More from that article:
Even before the bad news on jobs emerged, the Federal Reserve was already racing to ease the latest crisis in the credit markets, where seemingly rock-solid companies have been caught short because the markets are devaluing the collateral they had posted to back billions of dollars in loans. Much of that collateral consists of mortgages.
In a surprise announcement early Friday, the Federal Reserve said it would inject about $200 billion into the nation’s banking system this month — with more to come after that — by offering banks one-month loans at low rates and in return letting them pledge mortgage-backed bonds and even riskier assets as collateral.
Though monthly payroll data are notoriously volatile and subject to revision, the jobs report was so bleak that many of the few remaining optimists on Wall Street threw in the towel and conceded that the United States was already in a recession.

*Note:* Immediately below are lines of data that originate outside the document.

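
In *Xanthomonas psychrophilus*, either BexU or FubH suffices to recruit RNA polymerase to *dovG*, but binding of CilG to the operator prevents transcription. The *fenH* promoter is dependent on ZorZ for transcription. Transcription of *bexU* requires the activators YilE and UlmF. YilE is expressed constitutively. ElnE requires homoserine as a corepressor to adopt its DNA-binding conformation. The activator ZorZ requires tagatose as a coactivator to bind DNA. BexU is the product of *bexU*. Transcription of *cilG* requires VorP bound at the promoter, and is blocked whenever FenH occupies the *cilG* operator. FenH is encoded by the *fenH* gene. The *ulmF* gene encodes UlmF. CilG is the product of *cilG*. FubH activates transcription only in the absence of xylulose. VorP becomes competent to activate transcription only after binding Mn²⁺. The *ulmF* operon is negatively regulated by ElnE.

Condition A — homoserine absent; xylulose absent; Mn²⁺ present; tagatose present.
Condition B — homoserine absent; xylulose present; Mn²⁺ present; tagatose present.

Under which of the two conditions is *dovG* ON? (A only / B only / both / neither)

Condition A:
YilE is produced constitutively and is active.
Homoserine is absent, so ElnE is inactive.
With no repressor bound, *ulmF* is transcribed.
So UlmF is produced and active.
No repressor is bound and YilE and UlmF are active, so *bexU* is transcribed.
So BexU is produced and active.
Xylulose is absent, so FubH is active.
Mn²⁺ is present, so VorP is active.
Tagatose is present, so ZorZ is active.
No repressor is bound and ZorZ is active, so *fenH* is transcribed.
So FenH is produced and active.
With repressor FenH bound, *cilG* is not transcribed.
So CilG is not produced.
Activator BexU is present, so *dovG* is transcribed.
→ *dovG* is ON in A.
Condition B:
YilE is produced constitutively and is active.
Homoserine is absent, so ElnE is inactive.
With no repressor bound, *ulmF* is transcribed.
So UlmF is produced and active.
No repressor is bound and YilE and UlmF are active, so *bexU* is transcribed.
So BexU is produced and active.
Xylulose is present, so FubH is inactive.
Mn²⁺ is present, so VorP is active.
Tagatose is present, so ZorZ is active.
No repressor is bound and ZorZ is active, so *fenH* is transcribed.
So FenH is produced and active.
With repressor FenH bound, *cilG* is not transcribed.
So CilG is not produced.
Activator BexU is present, so *dovG* is transcribed.
→ *dovG* is ON in B.

both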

So how does this all affect small businesses? That’s a good question, considering that these kinds of reports generally focus on the top-earning corporations. According to the article, though, any kind of credit anxiety does reverberate through the entire economy.
Fed officials said Friday that they were pumping money into the system not in response to the poor jobs data but rather to the growing unwillingness or inability of investors to finance even routine business deals. Fed officials have long feared that anxiety about credit losses would create a “negative feedback loop,” or self-perpetuating spiral of rising unemployment, more home foreclosures and yet more credit losses.
Credit liquidity is important to everyone in the business community, no matter what size their company. If credit dries up, loans will be harder to get, and that can be a major roadblock to all business growth — including each of ours.
As of yet, the government is avoiding any mention of the word “recession,” but a lot of commentators can’t help but suspect that’s the path we’re all on. If so, the next few years could indeed be gloomy ones, even for the most optimistic among us.